If the agent keeps getting something wrong, the answer is not always a better prompt. Sometimes the answer is better project context.
Different People Will Use This Differently
Some developers will want a strict spec-first flow.
Some will use agents more casually while prototyping.
Some will use them mostly for review and debugging.
Some will use them heavily for front end work.
Some will use them to scaffold files and then fill in the logic manually.
Some will never let an agent touch production code directly but will still use it to explain unfamiliar code, find edge cases, or draft refactors.
That is all valid.
The useful question is not:
Is this the one correct way to use LLMs?
The useful question is:
Does this workflow help me build better things without losing control of the work?
If yes, keep it.
If no, adjust it.
The workflow should serve the builder, not the other way around.
Working Maxims
Prompting is not the whole system. The workflow around the prompt matters more.
The first pass writes. The second pass critiques.
For large asks, clarify before execution.
Examples are gold.
Relative language works for both UI and code.
Know the inventory of your solution. Point the agent at what already exists.
The agent can move fast, but the human adds taste, context, and care.
The diff shows what changed. Runtime QA shows what the user actually feels.
The LLM does not have eyes. Give it screenshots or describe the visual change clearly.
Agent-written code is still your code once you accept it.
Start with something you would actually use.
Build your own loop, then refine it.
Take what works. Leave what does not.

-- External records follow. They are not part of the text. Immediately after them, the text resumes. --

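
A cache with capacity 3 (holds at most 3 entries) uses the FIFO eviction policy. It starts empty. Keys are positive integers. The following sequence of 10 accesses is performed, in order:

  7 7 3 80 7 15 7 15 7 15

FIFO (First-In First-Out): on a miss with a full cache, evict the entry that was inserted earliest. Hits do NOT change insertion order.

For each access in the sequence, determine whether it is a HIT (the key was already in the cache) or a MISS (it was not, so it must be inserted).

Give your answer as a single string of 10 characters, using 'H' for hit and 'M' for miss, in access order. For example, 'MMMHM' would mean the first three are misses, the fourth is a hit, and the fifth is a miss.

Answer: MHMMHMMHHH

Derivation:
FIFO simulation (capacity=3):
  1. access 7: MISS. Cache (old->new): [7]
  2. access 7: HIT. Cache (old->new): [7]
  3. access 3: MISS. Cache (old->new): [7 3]
  4. access 80: MISS. Cache (old->new): [7 3 80]
  5. access 7: HIT. Cache (old->new): [7 3 80]
  6. access 15: MISS, evict 7. Cache (old->new): [3 80 15]
  7. access 7: MISS, evict 3. Cache (old->new): [80 15 7]
  8. access 15: HIT. Cache (old->new): [80 15 7]
  9. access 7: HIT. Cache (old->new): [80 15 7]
  10. access 15: HIT. Cache (old->new): [80 15 7]
Total: 5 hits, 5 misses, 2 evictions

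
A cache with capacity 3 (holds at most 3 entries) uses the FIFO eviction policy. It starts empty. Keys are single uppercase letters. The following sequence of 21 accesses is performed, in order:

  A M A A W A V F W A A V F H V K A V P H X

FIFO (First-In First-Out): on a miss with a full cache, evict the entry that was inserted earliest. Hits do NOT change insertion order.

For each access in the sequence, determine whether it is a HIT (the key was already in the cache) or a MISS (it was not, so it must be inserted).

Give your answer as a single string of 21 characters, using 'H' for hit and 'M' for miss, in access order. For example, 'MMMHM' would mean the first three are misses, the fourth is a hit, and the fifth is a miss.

FIFO simulation (capacity=3):
  1. access A: MISS. Cache (old->new): [A]
  2. access M: MISS. Cache (old->new): [A M]
  3. access A: HIT. Cache (old->new): [A M]
  4. access A: HIT. Cache (old->new): [A M]
  5. access W: MISS. Cache (old->new): [A M W]
  6. access A: HIT. Cache (old->new): [A M W]
  7. access V: MISS, evict A. Cache (old->new): [M W V]
  8. access F: MISS, evict M. Cache (old->new): [W V F]
  9. access W: HIT. Cache (old->new): [W V F]
  10. access A: MISS, evict W. Cache (old->new): [V F A]
  11. access A: HIT. Cache (old->new): [V F A]
  12. access V: HIT. Cache (old->new): [V F A]
  13. access F: HIT. Cache (old->new): [V F A]
  14. access H: MISS, evict V. Cache (old->new): [F A H]
  15. access V: MISS, evict F. Cache (old->new): [A H V]
  16. access K: MISS, evict A. Cache (old->new): [H V K]
  17. access A: MISS, evict H. Cache (old->new): [V K A]
  18. access V: HIT. Cache (old->new): [V K A]
  19. access P: MISS, evict V. Cache (old->new): [K A P]
  20. access H: MISS, evict K. Cache (old->new): [A P H]
  21. access X: MISS, evict A. Cache (old->new): [P H X]
Total: 8 hits, 13 misses, 10 evictions

Answer: MMHHMHMMHMHHHMMMMHMMM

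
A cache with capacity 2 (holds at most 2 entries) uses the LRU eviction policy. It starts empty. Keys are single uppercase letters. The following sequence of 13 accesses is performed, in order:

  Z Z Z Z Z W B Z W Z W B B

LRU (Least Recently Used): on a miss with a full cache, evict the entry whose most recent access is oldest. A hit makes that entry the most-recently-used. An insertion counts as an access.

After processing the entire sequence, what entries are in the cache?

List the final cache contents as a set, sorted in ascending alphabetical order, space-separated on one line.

Answer: B W

Derivation:
LRU simulation (capacity=2):
  1. access Z: MISS. Cache (LRU->MRU): [Z]
  2. access Z: HIT. Cache (LRU->MRU): [Z]
  3. access Z: HIT. Cache (LRU->MRU): [Z]
  4. access Z: HIT. Cache (LRU->MRU): [Z]
  5. access Z: HIT. Cache (LRU->MRU): [Z]
  6. access W: MISS. Cache (LRU->MRU): [Z W]
  7. access B: MISS, evict Z. Cache (LRU->MRU): [W B]
  8. access Z: MISS, evict W. Cache (LRU->MRU): [B Z]
  9. access W: MISS, evict B. Cache (LRU->MRU): [Z W]
  10. access Z: HIT. Cache (LRU->MRU): [W Z]
  11. access W: HIT. Cache (LRU->MRU): [Z W]
  12. access B: MISS, evict Z. Cache (LRU->MRU): [W B]
  13. access B: HIT. Cache (LRU->MRU): [W B]
Total: 7 hits, 6 misses, 4 evictions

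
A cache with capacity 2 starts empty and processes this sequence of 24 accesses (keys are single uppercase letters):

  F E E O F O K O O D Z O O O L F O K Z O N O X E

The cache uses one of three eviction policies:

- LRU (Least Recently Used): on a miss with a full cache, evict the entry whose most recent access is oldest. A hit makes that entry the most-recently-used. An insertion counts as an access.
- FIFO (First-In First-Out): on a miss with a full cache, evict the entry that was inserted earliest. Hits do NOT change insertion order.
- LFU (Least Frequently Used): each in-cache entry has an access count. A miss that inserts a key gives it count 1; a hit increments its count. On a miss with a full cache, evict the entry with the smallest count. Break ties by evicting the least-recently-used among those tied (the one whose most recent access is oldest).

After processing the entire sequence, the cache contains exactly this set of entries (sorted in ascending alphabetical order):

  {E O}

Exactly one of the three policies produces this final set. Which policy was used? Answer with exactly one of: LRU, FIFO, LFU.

Answer: LFU

Derivation:
Simulating under each policy and comparing final sets:
  LRU: final set = {E X} -> differs
  FIFO: final set = {E X} -> differs
  LFU: final set = {E O} -> MATCHES target
Only LFU produces the target set.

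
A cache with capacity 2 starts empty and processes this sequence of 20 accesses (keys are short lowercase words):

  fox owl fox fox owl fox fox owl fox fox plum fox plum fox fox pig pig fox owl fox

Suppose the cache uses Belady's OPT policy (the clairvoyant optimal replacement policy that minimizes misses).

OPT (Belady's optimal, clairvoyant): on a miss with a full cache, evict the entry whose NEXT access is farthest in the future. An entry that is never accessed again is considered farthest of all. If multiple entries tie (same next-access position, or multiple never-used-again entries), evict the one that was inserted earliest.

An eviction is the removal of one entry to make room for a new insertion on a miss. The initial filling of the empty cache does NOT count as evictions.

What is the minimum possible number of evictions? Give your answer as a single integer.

OPT (Belady) simulation (capacity=2):
  1. access fox: MISS. Cache: [fox]
  2. access owl: MISS. Cache: [fox owl]
  3. access fox: HIT. Next use of fox: step 4. Cache: [fox owl]
  4. access fox: HIT. Next use of fox: step 6. Cache: [fox owl]
  5. access owl: HIT. Next use of owl: step 8. Cache: [fox owl]
  6. access fox: HIT. Next use of fox: step 7. Cache: [fox owl]
  7. access fox: HIT. Next use of fox: step 9. Cache: [fox owl]
  8. access owl: HIT. Next use of owl: step 19. Cache: [fox owl]
  9. access fox: HIT. Next use of fox: step 10. Cache: [fox owl]
  10. access fox: HIT. Next use of fox: step 12. Cache: [fox owl]
  11. access plum: MISS, evict owl (next use: step 19). Cache: [fox plum]
  12. access fox: HIT. Next use of fox: step 14. Cache: [fox plum]
  13. access plum: HIT. Next use of plum: never. Cache: [fox plum]
  14. access fox: HIT. Next use of fox: step 15. Cache: [fox plum]
  15. access fox: HIT. Next use of fox: step 18. Cache: [fox plum]
  16. access pig: MISS, evict plum (next use: never). Cache: [fox pig]
  17. access pig: HIT. Next use of pig: never. Cache: [fox pig]
  18. access fox: HIT. Next use of fox: step 20. Cache: [fox pig]
  19. access owl: MISS, evict pig (next use: never). Cache: [fox owl]
  20. access fox: HIT. Next use of fox: never. Cache: [fox owl]
Total: 15 hits, 5 misses, 3 evictions

Answer: 3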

Keep building.
Article FAQ
Article takeaways
- What is prompt-and-pray development?
- Prompt-and-pray means giving an LLM or coding agent a vague request, accepting the first result, and hoping the codebase survives without enough spec, review, or runtime QA.
- What is the baseline LLM-assisted workflow recommended here?
- Start with a clear spec, point to existing examples, ask the agent to clarify ambiguity, let it execute in a narrow lane, review the diff, request a second-pass critique, QA the runtime behavior, and commit only after the work earns it.
- Who is this workflow for?
- It is for builders, developers, founders, and teams using LLMs or coding agents on real software who want more speed without giving up judgment, maintainability, or product quality.